Ricky Romero is a groundball pitcher who just had a pretty successful second season for the Toronto Blue Jays, going 14-9 with a 3.73 ERA. He provides a reasonable, but not outstanding amount of strikeouts, but mainly his fantasy value is for his win-loss record (which will be hampered by him playing in the AL East) and his ERA (powered by his ability to get ground balls). His peripherals would seem to indicate the improvement from his rookie season’s 4.30 ERA was not caused by luck, but does that mean we should expect him to keep improving, or at the very least replicate his results from this last year? Let’s take a look at his pitches.
Romero throws five pitches: a four-seam fastball that has cutting action, a two-seam fastball, a change-up, a slider and a curveball. His main pitch is the four-seam fastball (with cutting action—more on that later) and not the two-seam sinker, as one might expect from his groundball rate. (Romero uses the four-seam fastball at least 34.8 percent of the time, compared to 25.1 percent of the time for the two-seam fastball*.) The slider is basically used only against left-handed hitters (at the cost of some curveballs), and the change-up is naturally used more often against right-handed batters (26 percent of the time).
Now as a left-handed pitcher, 75 percent of the batters facing Romero are right-handed. As such, Romero’s pitches and their performance against right-handed batters are of greater importance to us in the long run than those against left-handed batters. Of course, his performance against left-handed batters is still relevant when it comes to match-ups.
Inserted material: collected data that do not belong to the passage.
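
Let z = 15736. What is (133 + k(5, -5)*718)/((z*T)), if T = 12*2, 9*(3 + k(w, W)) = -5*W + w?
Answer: 1117/1132992 ≈ 0.00098589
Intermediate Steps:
k(w, W) = -3 - 5*W/9 + w/9 (k(w, W) = -3 + (-5*W + w)/9 = -3 + (w - 5*W)/9 = -3 + (-5*W/9 + w/9) = -3 - 5*W/9 + w/9)
T = 24
(133 + k(5, -5)*718)/((z*T)) = (133 + (-3 - 5/9*(-5) + (⅑)*5)*718)/((15736*24)) = (133 + (-3 + 25/9 + 5/9)*718)/377664 = (133 + (⅓)*718)*(1/377664) = (133 + 718/3)*(1/377664) = (1117/3)*(1/377664) = 1117/1132992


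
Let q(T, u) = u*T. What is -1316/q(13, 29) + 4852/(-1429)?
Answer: -3709768/538733 ≈ -6.8861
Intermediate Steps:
q(T, u) = T*u
-1316/q(13, 29) + 4852/(-1429) = -1316/(13*29) + 4852/(-1429) = -1316/377 + 4852*(-1/1429) = -1316*1/377 - 4852/1429 = -1316/377 - 4852/1429 = -3709768/538733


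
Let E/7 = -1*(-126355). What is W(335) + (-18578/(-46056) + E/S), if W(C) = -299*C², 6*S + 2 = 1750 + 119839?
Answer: -31317157847343259/933301812 ≈ -3.3555e+7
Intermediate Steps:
S = 40529/2 (S = -⅓ + (1750 + 119839)/6 = -⅓ + (⅙)*121589 = -⅓ + 121589/6 = 40529/2 ≈ 20265.)
E = 884485 (E = 7*(-1*(-126355)) = 7*126355 = 884485)
W(335) + (-18578/(-46056) + E/S) = -299*335² + (-18578/(-46056) + 884485/(40529/2)) = -299*112225 + (-18578*(-1/46056) + 884485*(2/40529)) = -33555275 + (9289/23028 + 1768970/40529) = -33555275 + 41112315041/933301812 = -31317157847343259/933301812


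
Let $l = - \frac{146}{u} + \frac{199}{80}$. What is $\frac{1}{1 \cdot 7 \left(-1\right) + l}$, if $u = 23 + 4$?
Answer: $- \frac{2160}{21427} \approx -0.10081$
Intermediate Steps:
$u = 27$
$l = - \frac{6307}{2160}$ ($l = - \frac{146}{27} + \frac{199}{80} = - \frac{6307}{2160} \approx -2.9199$)
$\frac{1}{1 \cdot 7 \left(-1\right) + l} = \frac{1}{1 \cdot 7 \left(-1\right) - \frac{6307}{2160}} = \frac{1}{7 \left(-1\right) - \frac{6307}{2160}} = \frac{1}{-7 - \frac{6307}{2160}} = \frac{1}{- \frac{21427}{2160}} = - \frac{2160}{21427}$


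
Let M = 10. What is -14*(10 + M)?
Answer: -280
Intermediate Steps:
-14*(10 + M) = -14*(10 + 10) = -14*20 = -280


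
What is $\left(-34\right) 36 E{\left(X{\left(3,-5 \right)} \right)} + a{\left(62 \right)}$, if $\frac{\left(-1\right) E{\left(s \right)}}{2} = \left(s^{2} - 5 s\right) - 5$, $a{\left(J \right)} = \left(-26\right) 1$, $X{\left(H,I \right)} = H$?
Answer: $-26954$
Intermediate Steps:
$a{\left(J \right)} = -26$
$E{\left(s \right)} = 10 - 2 s^{2} + 10 s$ ($E{\left(s \right)} = - 2 \left(\left(s^{2} - 5 s\right) - 5\right) = - 2 \left(-5 + s^{2} - 5 s\right) = 10 - 2 s^{2} + 10 s$)
$\left(-34\right) 36 E{\left(X{\left(3,-5 \right)} \right)} + a{\left(62 \right)} = \left(-34\right) 36 \left(10 - 2 \cdot 3^{2} + 10 \cdot 3\right) - 26 = - 1224 \left(10 - 18 + 30\right) - 26 = \left(-1224\right) 22 - 26 = -26928 - 26 = -26954$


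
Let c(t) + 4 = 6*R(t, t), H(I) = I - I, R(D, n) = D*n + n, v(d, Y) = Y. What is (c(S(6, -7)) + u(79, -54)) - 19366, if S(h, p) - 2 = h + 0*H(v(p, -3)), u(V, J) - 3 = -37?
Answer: -18972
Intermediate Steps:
u(V, J) = -34 (u(V, J) = 3 - 37 = -34)
R(D, n) = n + D*n
H(I) = 0
S(h, p) = 2 + h (S(h, p) = 2 + (h + 0*0) = 2 + (h + 0) = 2 + h)
c(t) = -4 + 6*t*(1 + t) (c(t) = -4 + 6*(t*(1 + t)) = -4 + 6*t*(1 + t))
(c(S(6, -7)) + u(79, -54)) - 19366 = ((-4 + 6*(2 + 6)*(1 + (2 + 6))) - 34) - 19366 = ((-4 + 6*8*(1 + 8)) - 34) - 19366 = ((-4 + 6*8*9) - 34) - 19366 = ((-4 + 432) - 34) - 19366 = (428 - 34) - 19366 = 394 - 19366 = -18972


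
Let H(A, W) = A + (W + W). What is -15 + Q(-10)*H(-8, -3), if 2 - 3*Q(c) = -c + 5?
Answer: 137/3 ≈ 45.667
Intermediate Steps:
Q(c) = -1 + c/3 (Q(c) = 2/3 - (-c + 5)/3 = 2/3 - (5 - c)/3 = 2/3 + (-5/3 + c/3) = -1 + c/3)
H(A, W) = A + 2*W
-15 + Q(-10)*H(-8, -3) = -15 + (-1 + (1/3)*(-10))*(-8 + 2*(-3)) = -15 + (-1 - 10/3)*(-8 - 6) = -15 - 13/3*(-14) = -15 + 182/3 = 137/3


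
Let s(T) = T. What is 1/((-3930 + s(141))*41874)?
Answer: -1/158660586 ≈ -6.3028e-9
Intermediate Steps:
1/((-3930 + s(141))*41874) = 1/((-3930 + 141)*41874) = (1/41874)/(-3789) = -1/3789*1/41874 = -1/158660586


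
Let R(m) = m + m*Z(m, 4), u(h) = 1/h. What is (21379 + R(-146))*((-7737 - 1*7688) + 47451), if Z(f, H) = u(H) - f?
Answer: -3827107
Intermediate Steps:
Z(f, H) = 1/H - f
R(m) = m + m*(¼ - m) (R(m) = m + m*(1/4 - m) = m + m*(¼ - m))
(21379 + R(-146))*((-7737 - 1*7688) + 47451) = (21379 + (¼)*(-146)*(5 - 4*(-146)))*((-7737 - 1*7688) + 47451) = (21379 + (¼)*(-146)*(5 + 584))*((-7737 - 7688) + 47451) = (21379 + (¼)*(-146)*589)*(-15425 + 47451) = (21379 - 42997/2)*32026 = -239/2*32026 = -3827107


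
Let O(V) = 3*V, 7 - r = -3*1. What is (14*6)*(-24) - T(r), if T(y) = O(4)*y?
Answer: -2136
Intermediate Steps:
r = 10 (r = 7 - (-3) = 7 - 1*(-3) = 7 + 3 = 10)
T(y) = 12*y (T(y) = (3*4)*y = 12*y)
(14*6)*(-24) - T(r) = (14*6)*(-24) - 12*10 = 84*(-24) - 1*120 = -2016 - 120 = -2136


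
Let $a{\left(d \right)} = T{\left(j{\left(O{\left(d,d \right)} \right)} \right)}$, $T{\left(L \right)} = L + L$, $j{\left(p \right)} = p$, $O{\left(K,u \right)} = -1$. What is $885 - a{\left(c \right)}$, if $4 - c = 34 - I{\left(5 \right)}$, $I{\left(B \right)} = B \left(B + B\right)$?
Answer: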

So did anything change in Romero’s pitches to make him more effective? The answer is yes: Romero’s four-seam fastball has seemed to gain even greater cutting action this year. The end result is that he has seen the emergence of what seem to be typical “cutter splits:” against left-handed (same-handed) batters, the pitch is terrible at getting ground balls, while against right-handed batters, the pitch is amazing at getting ground balls. Meanwhile the pitch’s ability to get swinging strikes is the reverse: the pitch is reasonable for a fastball at getting swinging strikes against lefties, but is poor at getting them against right-handed batters. This has resulted in the groundball-getting ability of the four-seam fastball increasing against right-handed batters but at the cost of it dropping against left-handed batters. (Oddly enough, while the groundball rate reverse splits have really emerged in this last year, the only change in the swinging strike rate is that it has dropped greatly against left-handed batters from 2009 to 2010.)
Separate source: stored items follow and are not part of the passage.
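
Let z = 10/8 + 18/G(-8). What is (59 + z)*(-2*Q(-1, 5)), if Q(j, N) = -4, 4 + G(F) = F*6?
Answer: 6230/13 ≈ 479.23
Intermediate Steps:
G(F) = -4 + 6*F (G(F) = -4 + F*6 = -4 + 6*F)
z = 47/52 (z = 10/8 + 18/(-4 + 6*(-8)) = 10*(⅛) + 18/(-4 - 48) = 5/4 + 18/(-52) = 5/4 + 18*(-1/52) = 5/4 - 9/26 = 47/52 ≈ 0.90385)
(59 + z)*(-2*Q(-1, 5)) = (59 + 47/52)*(-2*(-4)) = (3115/52)*8 = 6230/13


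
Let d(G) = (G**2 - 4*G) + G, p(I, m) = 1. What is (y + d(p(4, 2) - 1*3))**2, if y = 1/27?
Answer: 73441/729 ≈ 100.74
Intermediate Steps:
d(G) = G**2 - 3*G
y = 1/27 ≈ 0.037037
(y + d(p(4, 2) - 1*3))**2 = (1/27 + (1 - 1*3)*(-3 + (1 - 1*3)))**2 = (1/27 + (1 - 3)*(-3 + (1 - 3)))**2 = (1/27 - 2*(-3 - 2))**2 = (1/27 - 2*(-5))**2 = (1/27 + 10)**2 = (271/27)**2 = 73441/729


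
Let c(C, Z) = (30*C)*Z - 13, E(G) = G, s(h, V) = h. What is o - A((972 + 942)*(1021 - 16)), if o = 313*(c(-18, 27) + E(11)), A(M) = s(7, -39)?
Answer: -4564173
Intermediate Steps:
c(C, Z) = -13 + 30*C*Z (c(C, Z) = 30*C*Z - 13 = -13 + 30*C*Z)
A(M) = 7
o = -4564166 (o = 313*((-13 + 30*(-18)*27) + 11) = 313*((-13 - 14580) + 11) = 313*(-14593 + 11) = 313*(-14582) = -4564166)
o - A((972 + 942)*(1021 - 16)) = -4564166 - 1*7 = -4564166 - 7 = -4564173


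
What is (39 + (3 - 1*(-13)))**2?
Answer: 3025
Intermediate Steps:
(39 + (3 - 1*(-13)))**2 = (39 + (3 + 13))**2 = (39 + 16)**2 = 55**2 = 3025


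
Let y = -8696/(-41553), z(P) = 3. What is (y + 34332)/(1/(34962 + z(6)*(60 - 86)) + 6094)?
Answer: 97009227856/17219230857 ≈ 5.6338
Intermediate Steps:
y = 8696/41553 (y = -8696*(-1/41553) = 8696/41553 ≈ 0.20927)
(y + 34332)/(1/(34962 + z(6)*(60 - 86)) + 6094) = (8696/41553 + 34332)/(1/(34962 + 3*(60 - 86)) + 6094) = 1426606292/(41553*(1/(34962 + 3*(-26)) + 6094)) = 1426606292/(41553*(1/(34962 - 78) + 6094)) = 1426606292/(41553*(1/34884 + 6094)) = 1426606292/(41553*(212583097/34884)) = (1426606292/41553)*(34884/212583097) = 97009227856/17219230857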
The end result is this: against right-handed batters, Romero is more effective and is likely to remain as such. Against left-handed batters, Romero is now less effective—as mentioned above, the pitch’s swinging strike rate has not stayed high enough to counteract the low groundball rate—resulting in worse performance.
For our purposes: Very little has changed in any of Romero’s other pitches to merit any discussions. Such changes are unlikely to be the cause of any change in performance.
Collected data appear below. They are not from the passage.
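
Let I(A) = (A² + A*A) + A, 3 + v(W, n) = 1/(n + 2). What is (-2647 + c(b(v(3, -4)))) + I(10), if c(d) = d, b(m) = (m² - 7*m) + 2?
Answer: -9593/4 ≈ -2398.3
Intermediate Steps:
v(W, n) = -3 + 1/(2 + n) (v(W, n) = -3 + 1/(n + 2) = -3 + 1/(2 + n))
b(m) = 2 + m² - 7*m
I(A) = A + 2*A² (I(A) = (A² + A²) + A = 2*A² + A = A + 2*A²)
(-2647 + c(b(v(3, -4)))) + I(10) = (-2647 + (2 + ((-5 - 3*(-4))/(2 - 4))² - 7*(-5 - 3*(-4))/(2 - 4))) + 10*(1 + 2*10) = (-2647 + (2 + ((-5 + 12)/(-2))² - 7*(-5 + 12)/(-2))) + 10*(1 + 20) = (-2647 + (2 + (-½*7)² - (-7)*7/2)) + 10*21 = (-2647 + (2 + (-7/2)² - 7*(-7/2))) + 210 = (-2647 + (2 + 49/4 + 49/2)) + 210 = (-2647 + 155/4) + 210 = -10433/4 + 210 = -9593/4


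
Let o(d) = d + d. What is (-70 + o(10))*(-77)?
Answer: 3850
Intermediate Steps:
o(d) = 2*d
(-70 + o(10))*(-77) = (-70 + 2*10)*(-77) = (-70 + 20)*(-77) = -50*(-77) = 3850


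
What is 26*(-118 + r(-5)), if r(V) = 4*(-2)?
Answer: -3276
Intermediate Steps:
r(V) = -8
26*(-118 + r(-5)) = 26*(-118 - 8) = 26*(-126) = -3276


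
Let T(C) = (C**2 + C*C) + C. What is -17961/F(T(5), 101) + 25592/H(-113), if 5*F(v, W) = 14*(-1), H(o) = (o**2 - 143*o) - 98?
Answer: 1294718219/201810 ≈ 6415.5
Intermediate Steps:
H(o) = -98 + o**2 - 143*o
T(C) = C + 2*C**2 (T(C) = (C**2 + C**2) + C = 2*C**2 + C = C + 2*C**2)
F(v, W) = -14/5 (F(v, W) = (14*(-1))/5 = (1/5)*(-14) = -14/5)
-17961/F(T(5), 101) + 25592/H(-113) = -17961/(-14/5) + 25592/(-98 + (-113)**2 - 143*(-113)) = -17961*(-5/14) + 25592/(-98 + 12769 + 16159) = 89805/14 + 25592/28830 = 89805/14 + 25592*(1/28830) = 89805/14 + 12796/14415 = 1294718219/201810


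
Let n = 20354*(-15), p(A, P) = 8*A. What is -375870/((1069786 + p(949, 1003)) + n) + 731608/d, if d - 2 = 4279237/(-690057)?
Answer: -5905766101437373/33913940854 ≈ -1.7414e+5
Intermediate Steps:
n = -305310
d = -2899123/690057 (d = 2 + 4279237/(-690057) = 2 + 4279237*(-1/690057) = 2 - 4279237/690057 = -2899123/690057 ≈ -4.2013)
-375870/((1069786 + p(949, 1003)) + n) + 731608/d = -375870/((1069786 + 8*949) - 305310) + 731608/(-2899123/690057) = -375870/((1069786 + 7592) - 305310) + 731608*(-690057/2899123) = -375870/(1077378 - 305310) - 504851221656/2899123 = -375870/772068 - 504851221656/2899123 = -375870*1/772068 - 504851221656/2899123 = -5695/11698 - 504851221656/2899123 = -5905766101437373/33913940854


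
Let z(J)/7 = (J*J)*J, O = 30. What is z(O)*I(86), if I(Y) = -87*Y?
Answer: -1414098000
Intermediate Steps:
z(J) = 7*J**3 (z(J) = 7*((J*J)*J) = 7*(J**2*J) = 7*J**3)
z(O)*I(86) = (7*30**3)*(-87*86) = (7*27000)*(-7482) = 189000*(-7482) = -1414098000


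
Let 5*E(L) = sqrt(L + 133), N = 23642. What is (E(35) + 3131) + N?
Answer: 26773 + 2*sqrt(42)/5 ≈ 26776.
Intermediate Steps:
E(L) = sqrt(133 + L)/5 (E(L) = sqrt(L + 133)/5 = sqrt(133 + L)/5)
(E(35) + 3131) + N = (sqrt(133 + 35)/5 + 3131) + 23642 = (sqrt(168)/5 + 3131) + 23642 = ((2*sqrt(42))/5 + 3131) + 23642 = (2*sqrt(42)/5 + 3131) + 23642 = (3131 + 2*sqrt(42)/5) + 23642 = 26773 + 2*sqrt(42)/5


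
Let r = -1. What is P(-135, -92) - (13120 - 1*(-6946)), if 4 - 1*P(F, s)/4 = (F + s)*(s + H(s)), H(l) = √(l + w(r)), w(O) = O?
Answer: -103586 + 908*I*√93 ≈ -1.0359e+5 + 8756.4*I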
All in all, I think that Romero’s performance in 2011 is likely to be similar to his performance in 2010. But if you have him on your fantasy team, just be sure to monitor the handedness of opposing batters: against a team loaded with left-handed batters, who is unlikely to switch out those batters for right-handed bench players, Romero might be worth sitting down. Otherwise, his ERA should make him a decent fantasy starter next year.
*NOTE: Due to how I classified the pitches, I may have undercounted four-seam fastballs and overcounted two-seamers. So take that under advisement. The split between these two pitches is likely greater than the numbers I’ve given above.